ABSTRACT

This study explores one aspect of the social and cultural history of the Kazakh steppe in the nineteenth century by examining the judicial customs (adat) of the Middle Horde (Orta Zhuz) Kazakh nomads as they were practiced within the context of Russian colonial rule. Under adat rules and procedures, the Middle Horde Kazakh nomads resolved disputes, confirmed family and kinship obligations, compensated victims of wrongdoing and punished violent acts within the commu­ nity. They upheld principles and values associated with land, livestock and kinship relations, which were inseparable from their nomadic way of life. Throughout their history the Kazakh nomads on the steppe had been challenged to practice adat in diverse ways that suited changing socioeconomic and cultural conditions, while still preserving its cultural meanings in traditions associated with kinship and nomadic pastoralism. When Islamic religiosity began to emerge in the Kazakh steppe in the fifteenth century and again in the eighteenth century, Kazakhs adopted the principles of Islamic law {Shariat) to supplement the principles of adat and to provide more rigid guidelines for moral behavior within the nomadic community.

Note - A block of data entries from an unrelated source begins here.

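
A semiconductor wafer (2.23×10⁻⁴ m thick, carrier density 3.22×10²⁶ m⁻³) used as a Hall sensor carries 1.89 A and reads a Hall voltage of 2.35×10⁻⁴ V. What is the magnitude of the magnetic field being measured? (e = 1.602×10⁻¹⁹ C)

B ≈ 1.43 T

From V_H = IB/(n e t), B = V_H n e t / I.
B = (2.35×10⁻⁴)(3.22×10²⁶)(1.602×10⁻¹⁹)(2.23×10⁻⁴)/1.89 ≈ 1.43 T.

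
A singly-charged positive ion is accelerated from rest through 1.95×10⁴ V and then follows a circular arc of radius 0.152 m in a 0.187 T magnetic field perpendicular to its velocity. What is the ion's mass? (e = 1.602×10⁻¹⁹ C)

Combine |q|V = ½mv² and r = mv/(|q|B): eliminate v to get m = qB²r²/(2V).
m = (1.602×10⁻¹⁹)(0.187)²(0.152)²/(2·1.95×10⁴) ≈ 3.32×10⁻²⁷ kg.

m ≈ 3.32×10⁻²⁷ kg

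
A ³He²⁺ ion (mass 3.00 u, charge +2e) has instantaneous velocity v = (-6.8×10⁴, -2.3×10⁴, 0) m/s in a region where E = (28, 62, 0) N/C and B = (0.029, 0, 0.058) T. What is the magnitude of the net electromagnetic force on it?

|F| ≈ 1.37×10⁻¹⁵ N

v×B = (-1330, 3940, 667) N/C.
E + v×B = (-1310, 4010, 667) N/C.
F = q(E + v×B) = (3.204×10⁻¹⁹ C)·(-1310, 4010, 667) = (-4.18×10⁻¹⁶, 1.28×10⁻¹⁵, 2.14×10⁻¹⁶) N.
|F| = 1.37×10⁻¹⁵ N.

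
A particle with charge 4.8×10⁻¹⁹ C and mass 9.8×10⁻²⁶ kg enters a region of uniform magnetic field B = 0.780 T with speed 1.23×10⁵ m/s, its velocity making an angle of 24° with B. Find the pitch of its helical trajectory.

p ≈ 0.185 m

v∥ = v cosθ = 1.23×10⁵·cos24° ≈ 1.124×10⁵ m/s.
T = 2πm/(|q|B) = 2π(9.8×10⁻²⁶)/((4.8×10⁻¹⁹)(0.780)) ≈ 1.645×10⁻⁶ s.
pitch = v∥ T = (1.124×10⁵)(1.645×10⁻⁶) ≈ 0.185 m.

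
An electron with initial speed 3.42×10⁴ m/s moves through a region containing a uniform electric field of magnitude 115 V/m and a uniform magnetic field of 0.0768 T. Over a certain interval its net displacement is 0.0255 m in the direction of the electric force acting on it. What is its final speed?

v_f ≈ 1.02×10⁶ m/s

B does no work; ΔKE = |q|E d.
½mv_f² = ½mv₀² + |q|Ed = ½(9.109×10⁻³¹)(3.42×10⁴)² + (1.602×10⁻¹⁹)(115)(0.0255) ≈ 5.327×10⁻²² J + 4.698×10⁻¹⁹ J ≈ 4.703×10⁻¹⁹ J.
v_f = √(2·4.703×10⁻¹⁹/9.109×10⁻³¹) ≈ 1.02×10⁶ m/s.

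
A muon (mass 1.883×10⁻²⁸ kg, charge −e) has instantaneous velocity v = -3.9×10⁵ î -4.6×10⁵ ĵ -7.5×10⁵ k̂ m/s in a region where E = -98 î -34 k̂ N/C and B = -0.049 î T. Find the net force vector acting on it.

F ≈ (1.57×10⁻¹⁷, -5.89×10⁻¹⁵, 3.62×10⁻¹⁵) N

v×B = (0, 3.68×10⁴, -2.25×10⁴) N/C.
E + v×B = (-98.0, 3.68×10⁴, -2.26×10⁴) N/C.
F = q(E + v×B) = (−1.602×10⁻¹⁹ C)·(-98.0, 3.68×10⁴, -2.26×10⁴) = (1.57×10⁻¹⁷, -5.89×10⁻¹⁵, 3.62×10⁻¹⁵) N.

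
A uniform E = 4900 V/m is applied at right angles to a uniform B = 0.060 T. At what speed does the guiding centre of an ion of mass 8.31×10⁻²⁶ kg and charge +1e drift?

The steady drift has the magnetic force balancing the electric force, so v_d = E/B.
v_d = 4900/0.060 = 8.2×10⁴ m/s.

v_d ≈ 8.2×10⁴ m/s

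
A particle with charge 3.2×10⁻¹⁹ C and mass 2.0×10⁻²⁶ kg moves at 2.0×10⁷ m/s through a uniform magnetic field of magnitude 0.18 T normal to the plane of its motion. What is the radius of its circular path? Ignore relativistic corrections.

r ≈ 6.9 m

The magnetic force provides the centripetal force: |q|vB = mv²/r.
r = mv/(|q|B) = (2.0×10⁻²⁶)(2.0×10⁷)/((3.2×10⁻¹⁹)(0.18)) ≈ 6.9 m.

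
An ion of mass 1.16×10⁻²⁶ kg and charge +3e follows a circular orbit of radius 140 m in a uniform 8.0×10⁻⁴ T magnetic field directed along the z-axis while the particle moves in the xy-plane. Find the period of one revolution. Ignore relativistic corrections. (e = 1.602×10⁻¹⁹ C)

The cyclotron period depends only on m, q, B: T = 2πm/(|q|B).
T = 2π(1.16×10⁻²⁶)/((4.806×10⁻¹⁹)(8.0×10⁻⁴)) ≈ 1.9×10⁻⁴ s.

T ≈ 1.9×10⁻⁴ s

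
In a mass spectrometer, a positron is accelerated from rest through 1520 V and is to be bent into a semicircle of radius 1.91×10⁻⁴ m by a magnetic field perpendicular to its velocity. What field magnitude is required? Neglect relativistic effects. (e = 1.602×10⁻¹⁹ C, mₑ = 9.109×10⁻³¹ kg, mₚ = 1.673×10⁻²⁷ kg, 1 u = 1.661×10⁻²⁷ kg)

v = √(2|q|V/m) = √(2·1.602×10⁻¹⁹·1520/9.109×10⁻³¹) ≈ 2.312×10⁷ m/s.
B = mv/(|q|r) = (9.109×10⁻³¹)(2.312×10⁷)/((1.602×10⁻¹⁹)(1.91×10⁻⁴)) ≈ 0.688 T.

B ≈ 0.688 T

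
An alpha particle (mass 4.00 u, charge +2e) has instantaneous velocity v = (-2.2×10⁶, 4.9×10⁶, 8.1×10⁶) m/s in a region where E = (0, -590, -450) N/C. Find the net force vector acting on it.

F ≈ (0, -1.89×10⁻¹⁶, -1.44×10⁻¹⁶) N

Only an electric field acts, so F = qE = (3.204×10⁻¹⁹ C)·(0, -590, -450) = (0, -1.89×10⁻¹⁶, -1.44×10⁻¹⁶) N.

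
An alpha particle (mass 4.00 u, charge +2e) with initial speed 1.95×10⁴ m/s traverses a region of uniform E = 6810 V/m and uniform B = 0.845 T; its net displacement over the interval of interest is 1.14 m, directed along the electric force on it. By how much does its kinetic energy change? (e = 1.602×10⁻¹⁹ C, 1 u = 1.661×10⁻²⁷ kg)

The magnetic force is always ⟂ v and does no work; only the electric force changes KE.
ΔKE = F_E · d = |q|E d = (3.204×10⁻¹⁹)(6810)(1.14) ≈ 2.49×10⁻¹⁵ J.

ΔKE ≈ 2.49×10⁻¹⁵ J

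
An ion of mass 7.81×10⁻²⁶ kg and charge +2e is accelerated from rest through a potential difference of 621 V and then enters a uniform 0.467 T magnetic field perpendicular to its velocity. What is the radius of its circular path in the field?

Acceleration: |q|V = ½mv² ⇒ v = √(2|q|V/m) = √(2·3.204×10⁻¹⁹·621/7.81×10⁻²⁶) ≈ 7.138×10⁴ m/s.
In the field: r = mv/(|q|B) = (7.81×10⁻²⁶)(7.138×10⁴)/((3.204×10⁻¹⁹)(0.467)) ≈ 0.0373 m.

r ≈ 0.0373 m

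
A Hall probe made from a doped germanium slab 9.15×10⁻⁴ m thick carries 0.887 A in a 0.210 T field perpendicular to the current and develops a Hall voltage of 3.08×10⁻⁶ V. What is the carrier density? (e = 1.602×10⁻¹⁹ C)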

In the late seventeenth and early eighteenth centuries, devastating nomadic Kalmyk (Oirat) incursions prompted the promulgation by Khan Tauke (1680-1718) of a set of new defensive and punitive principles, called the Zheti Zharghϊ, to help hold together a fragile Kazakh polity. And in the nineteenth century, when the Russian Empire constructed a legal-administrative system in the steppe, Russian law served as a legal alternative to adat. The new challenge for the Middle Horde Kazakhs in this period was to practice adat within a colonial legal framework, while adjusting to significant socio-political and economic changes to the nomadic way of life.